For further details on configuring OpenTelemetry collectors, see "Ingesting with OpenTelemetry."

Start ingestion

If you have existing applications or infrastructure to instrument, navigate to the relevant guides linked from the UI.

To instrument your applications to collect traces and logs, use the supported language SDKs which send data to your OpenTelemetry Collector acting as a gateway for ingestion into Managed ClickStack.

Logs can be collected using OpenTelemetry Collectors running in agent mode, forwarding data to the same collector. For Kubernetes monitoring, follow the dedicated guide. For other integrations, see our quickstart guides.

Demo data

Alternatively, if you don't have existing data, try one of our sample datasets.

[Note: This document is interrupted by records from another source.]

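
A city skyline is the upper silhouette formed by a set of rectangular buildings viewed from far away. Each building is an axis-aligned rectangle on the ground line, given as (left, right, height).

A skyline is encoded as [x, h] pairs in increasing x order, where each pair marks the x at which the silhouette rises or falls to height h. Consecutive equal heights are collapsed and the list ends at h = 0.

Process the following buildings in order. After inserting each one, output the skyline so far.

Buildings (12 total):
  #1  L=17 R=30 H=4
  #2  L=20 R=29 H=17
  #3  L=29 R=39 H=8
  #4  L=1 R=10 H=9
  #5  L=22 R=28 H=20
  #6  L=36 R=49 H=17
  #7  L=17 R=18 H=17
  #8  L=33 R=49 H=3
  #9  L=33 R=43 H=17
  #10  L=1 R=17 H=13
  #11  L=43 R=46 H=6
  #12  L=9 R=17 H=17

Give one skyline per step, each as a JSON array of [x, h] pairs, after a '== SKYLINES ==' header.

== SKYLINES ==
[[17,4],[30,0]]
[[17,4],[20,17],[29,4],[30,0]]
[[17,4],[20,17],[29,8],[39,0]]
[[1,9],[10,0],[17,4],[20,17],[29,8],[39,0]]
[[1,9],[10,0],[17,4],[20,17],[22,20],[28,17],[29,8],[39,0]]
[[1,9],[10,0],[17,4],[20,17],[22,20],[28,17],[29,8],[36,17],[49,0]]
[[1,9],[10,0],[17,17],[18,4],[20,17],[22,20],[28,17],[29,8],[36,17],[49,0]]
[[1,9],[10,0],[17,17],[18,4],[20,17],[22,20],[28,17],[29,8],[36,17],[49,0]]
[[1,9],[10,0],[17,17],[18,4],[20,17],[22,20],[28,17],[29,8],[33,17],[49,0]]
[[1,13],[17,17],[18,4],[20,17],[22,20],[28,17],[29,8],[33,17],[49,0]]
[[1,13],[17,17],[18,4],[20,17],[22,20],[28,17],[29,8],[33,17],[49,0]]
[[1,13],[9,17],[18,4],[20,17],[22,20],[28,17],[29,8],[33,17],[49,0]]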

  • Example dataset - Load an example dataset from our public demo. Diagnose a simple issue.
  • Local files and metrics - Load local files and monitor the system on OSX or Linux using a local OTel collector.

Select 'Launch ClickStack' to access the ClickStack UI (HyperDX). You will automatically authenticated and redirected. Data sources will be pre-created for each of the OTel sources, logs, traces and metrics.

And that’s it — you’re all set. 🎉

Go ahead and explore ClickStack: start searching logs and traces, see how logs, traces, and metrics correlate in real time, build dashboards, explore service maps, uncover event deltas and patterns, and set up alerts to stay ahead of issues.

Next Steps

Record default credentials

If you have not recorded your default credentials during the above steps, navigate to the service and select Connect, recording the password and HTTP/native endpoints. Store these admin credentials securely, which can be reused in further guides.

To perform tasks such as provisioning new users or adding further data sources, see the deployment guide for Managed ClickStack.